Friday, 31 August 2012

School university and college holidays are great - when do they end?

It's a funny old thing.

If you look back on  here, right to the first years you will get a feel.

Summer holidays have been great but by the end I have been glad to send the little angels back to education.

This summer has actually been harder than many of the young period summers.

The traditional option, "right it's nine o clock i can take no more get to bed" option has vanished.

We have teenies up to all hours doing teenie things like playing music, naturally as a parent and foster carer I support their rights to that.

Just as they never challenge  my right to test the proper 1950's vintage air raid siren at 5 minute intervals from 7 am onwards....

OK so I am joking.

But it has been a toughie this summer.

It's drawing to an end, the sad thing is that this summer I am not knackered and happy I am tired and thinking "never again".

Next year if they starve and have to survive on the cats food I think I will still spend the summer in   Brittany.

The management was really not keen to come home, and you know what?

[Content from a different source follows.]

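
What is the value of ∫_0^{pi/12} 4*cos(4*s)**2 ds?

Use the identity cos^2(4*s) = (1 + cos(8*s))/2.
An antiderivative is F(s) = 2*s + sin(8*s)/4.
Then F(pi/12) - F(0) = (sqrt(3)/8 + pi/6) - (0) = sqrt(3)/8 + pi/6.

sqrt(3)/8 + pi/6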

Neither was I.


  

    
 

Monday, 27 August 2012

Money talks

Thats what some people would have us believe and in this case it's true. There i was admiring the  bank holiday deluge out of the window with the log stove crackling happily, when an email landed announcing this blog had earnt me some money.

Now, when I say "some" money, the mortgauge is not about to be paid off, neither is the next trip to brittany suddently closer, in fact "some" would not even pay for a meal out for herself and me but it's progress,  a step in the right direction.

No more shifts landed from the G4S demand mill, we had a fabulous teen free time in Brittany so much so that we are off there again in a few weeks and i have been tasked with organising a long break in October so that we can engage in some lumber jack ology and chop down a tree,

Lumber jacking is a sore point here. Not long before we left the Makita chainsaw I was begining to think was indestreuctable prooved it wasn't. Much heartaching and very much stretching ourselves financially I bought a big Stihl industrial chainsaw. WOW was that a revalation, I thought the Makita was good, but this is a whole new league. It is about twice as quick as the Makita - it tears into wood, my loading crew are seriously tired after a chainsaw load which will usually see a whold cord of wood chopped up as oposed to around 2/3 with the old saw.

So to say i was delighted was an understatement, I bet the little towrag who pinched it when we were on holiday was pretty pleased too. Fortunately, there is a data base, the serial number of the chainsaw is going on it and should the chainsaw pop up in any Stihl dealer for anny reason in the next 4 years, the game will be up. Technology is good sometimes!!

Othertimes it is just plain annoying. ~You may recall that just before we left Bethan and i spent a huge ammount of time trying to persuade one of my Green Goddesses to run and got no where. We changed battery starter switch and starter motor to no avail. We rewired the earth side of the truck and got nowhere. When I came back we rewired the supply side and still nothing.

When you take a component that has been part of spare parts stock off the shelf and  fit it you do have an expectation that it might work. We had taken a brand new starter off the shelf only to find it was faulty itself. Still all is well now and I am a happy little bunny. The truck is not running brilliantly but it is at least running.

In fact, had the biblical deluge not been falling we might well have gone for a play in the river today.

There's allways next year I suppose.....

New technology offers new chances and the student has been amusing herself these last few days on family history research.  This should come with a health warning, she has traced her familly tree back to 1798. 


They got about a bit too, they went to India at one stage. In one of those tricks of fate they lived in Plymouth in streets around the ferry terminal we use all the time.

Of course Plymouth got blown to hell in the last war and either in the slum clearances of the 60's or the bombs of the war the houses got flatened but between her geneology research and my google earth searches we found where they were. A funny old ting technology, sometimes your friend sometimes a pane in the glass.

She has tootled off happily to phone her sister and share her news.
 


R




   

Sunday, 5 August 2012

Great to be home

I have been home this couple of days now and actually I am starting to like it.

The scene in Olympics land beckons, now all of a sudden G4S have their act to together and they want me there all next week.

Trouble is for them, according to their web based pay scheme, my pay rate for the first 60 hours I did was 0 an hour. So, frankly I am not moving up the drive till that one is sorted. 

To gild the Lilly, they have an ending bonus scheme that pays you an extra  pound an hour for every hour you worked  so long as you work your last scheduled shift. Now, I was told when the venues were closing and therfore booked a ferry accordingly, G4S shift schedule has me working the day we sail and so, not being able to rebook the ferry I will be pounds down as i cannot turn up on the day.

There will be a long and probably very funny post about the Olympics in a few weeks,  when I have been paid and when no ones safety will be compromised.